The values of the French revolution – freedom, equality and fraternity lie at the core of Europe – but Europe also stands for tolerance, solidarity and humanity. Unfortunately, these values are not obvious to everyone and people need to be reminded of them and required to comply with them. A move towards an illiberal democracy with restrictions on citizens, however, is the wrong approach. Rather, we need to be much clearer on our values and on what Europe is all about.
We must not forget that one of the main aims of the European Union is to “promote peace, its values and the well-being of its peoples” (Article 3 TEU). The promotion of culture as a pillar of peace and stability must go hand in hand with freedom of artistic expression as a human right and with support for global initiatives that protect artists’ rights. The culture based on the extraordinary richness generated by diversity will inevitably help combat populist tendencies and state-led cultural propaganda, build bridges between peoples, tear down walls that are appearing in ever-greater numbers, repair growing prejudice and open opportunities for closer cooperation and dialogue.

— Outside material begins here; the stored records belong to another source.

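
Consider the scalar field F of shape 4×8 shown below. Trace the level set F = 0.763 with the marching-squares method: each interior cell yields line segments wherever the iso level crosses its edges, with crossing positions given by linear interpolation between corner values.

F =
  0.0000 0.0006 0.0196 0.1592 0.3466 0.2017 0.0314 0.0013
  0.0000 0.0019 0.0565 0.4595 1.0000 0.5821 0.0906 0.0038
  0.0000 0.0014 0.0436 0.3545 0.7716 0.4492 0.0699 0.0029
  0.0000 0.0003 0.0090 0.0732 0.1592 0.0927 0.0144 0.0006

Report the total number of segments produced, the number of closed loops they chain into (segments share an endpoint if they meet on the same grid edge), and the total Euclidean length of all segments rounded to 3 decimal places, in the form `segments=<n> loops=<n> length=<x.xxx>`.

cell (0,3): code 0100 → (0.637,4.000)–(1.000,3.562)
cell (0,4): code 1000 → (1.000,4.567)–(0.637,4.000)
cell (1,3): code 0110 → (1.000,3.562)–(2.000,3.979)
cell (1,4): code 1001 → (2.000,4.027)–(1.000,4.567)
cell (2,3): code 0010 → (2.000,3.979)–(2.014,4.000)
cell (2,4): code 0001 → (2.014,4.000)–(2.000,4.027)
total: 6 segments, chained into 1 closed loop(s), length Σ = 3.517842

segments=6 loops=1 length=3.518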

From a narrower point of view, culture comprises expressive forms such as architecture, painting, poetry, music, dance, ritual, religion, etc. Europe has a rich and diverse cultural heritage – as diverse and impressive as its history. It is an asset that cannot be praised often enough, and we must be proud of it. People all over the world envy us for this wealth. So much so that other countries try to reproduce European cultural sites – like China, which has replicated not only the small Austrian town Hallstatt in its Boluo County but also several European castles and the Eiffel tower.
Europe has given birth to many great political thinkers, philosophers and scientists who are still influential today. From Greek antiquity through the Roman Empire to a new peak in the Renaissance and the current period – Europe stands for culture. And it is our task to support and harness culture in order to maintain its impact.
I am, therefore, delighted that the EU has decided to proclaim 2018 the European Year of Cultural Heritage. Culture is not only the driver of European identity; it is also a very important economic factor. Indeed, it is the EU’s third-largest employer, following the construction and beverages sectors. Cultural and creative industries are dynamic and innovative by nature and as such, their innovation potential can also benefit other areas of business.
Cultural and creative industries or CCIs (core industries and those that are heavily dependent on them) contribute nearly 7% of European GDP. Europe cannot neglect these industries and the European Economic and Social Committee has already addressed this subject in several of its opinions. In fact, the EESC recently published a study which offered five key recommendations for cultural players and political decision-makers to boost CCIs.
Among other things, the EESC calls for a common strategy on culture to preserve our cultural sites for the future, but also to use them for commercial purposes and thus create jobs and income for many people. Culture is a unifying and mobilising force. It is a vehicle for economic growth, a means to revive cities and regions, a tool for integration and inclusiveness and an effective instrument of ‘soft power’ in external relations. I am convinced that culture can offer many more keys enabling people to come closer to our unique European construction, live in peaceful and tolerant co-existence and it must, therefore, be placed higher on Europe’s agenda. It’s culture, stupid!